По некоторым теориям, в пласте кубанского чернозема немало частиц почвы, принесенных сильными, устойчивыми ветрами из Средней Азии, где на месте сегодняшних пустынь были когда-то цветущие долины, уничтоженные бездумным, неумелым хозяйствованием, а вернее всего — в тех цветущих долинах произошла какая-то народная трагедия, после которой долины выродились в пустыни… Где-то тут, близко к поверхности, превратились в чернозем травы, по которым ходили Степановы, травы тоже навсегда ушедшего времени.
Самой степной травы, ковыля, теперь не осталось. Степь вся распахана. Чернозем начал истощаться, сильные ветры поднимают его и несут в другие места, в моря, в реки.
В толщу народного пласта уходят корешки рода Степановых. Известны роды, фамилии, пронизывающие своими видимыми корнями толщу многих веков.
Древние роды не могли не родниться друг с другом, не пересекаться на протяжении веков. Выяснено, что в той или иной степени родства оказались великие писатели и известные общественные деятели XIX века. Роднились дворянские и княжеские роды русских, украинцев, белорусов, поляков, татар, грузин, казахов, немцев, французов, англичан и других народов.

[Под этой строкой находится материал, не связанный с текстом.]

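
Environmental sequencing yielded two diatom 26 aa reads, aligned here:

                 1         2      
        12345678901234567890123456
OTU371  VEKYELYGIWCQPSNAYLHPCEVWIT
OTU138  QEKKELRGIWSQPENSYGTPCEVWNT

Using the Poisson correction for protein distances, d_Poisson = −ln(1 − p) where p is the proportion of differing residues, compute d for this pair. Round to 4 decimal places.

Mismatches occur at site 1 (V→Q), site 4 (Y→K), site 7 (Y→R), site 11 (C→S), site 14 (S→E), site 16 (A→S), site 18 (L→G), site 19 (H→T), site 25 (I→N).
p = 9/26 = 0.346154.
d = −ln(1 − 0.346154) = −ln(0.653846) = 0.4249.

0.4249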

Еще при Ярославе Мудром русские княжны стали королевами французской, венгерской, норвежской, датской, а сыновья Ярослава — Изяслав, Святослав, Всеволод — были женаты на принцессах из германских, польских земель, из Византии.
Ну а крестьяне?.. Если бы мы знали все родословные крестьянских родов, наверняка оказалось бы, в какой удивительной степени родства находятся многие известные наши современники, находимся все мы. Переезды, расселения, бегство крестьян и раскольников на окраины государства, уход в города, войны, господство на определенных землях то одних, то других народов, захват пленных, долголетнее соседство причудливо перемешали не только роды, но и народы между собой.
Если бы были известны родословные… Но предков мы знаем чаще всего лишь до дедушки и бабушки, а дальше все обрывается, и корни уходят в темную глубь времени, в пласт народа. Древность крестьянского или другого «незнатного» рода, ценности рода на этом, так близко отстоящем поколении переходят сразу в древность народа, ценности, дела и славу его.
Уходят в глубь веков лично твои корни, пронизывают толщу пласта, разветвляются множеством незнаемых родственников. Обнаруживаешь, что всякий народ — это живое существо, имеющее свою душу, характер, здоровье, возраст, родословную, свою судьбу. Потому так тянется сердце к знанию истории — родословной своего народа. В этой родословной — жизнь и дела лично твоих далеких безвестных предков.
Родственники рода Рыбалко, как и потомки рода Степановых, доходят в своих воспоминаниях о предках до времени переселения. На переселении обрывается слабенький, тоненький корешок памяти родов, ведущий в глубь пласта.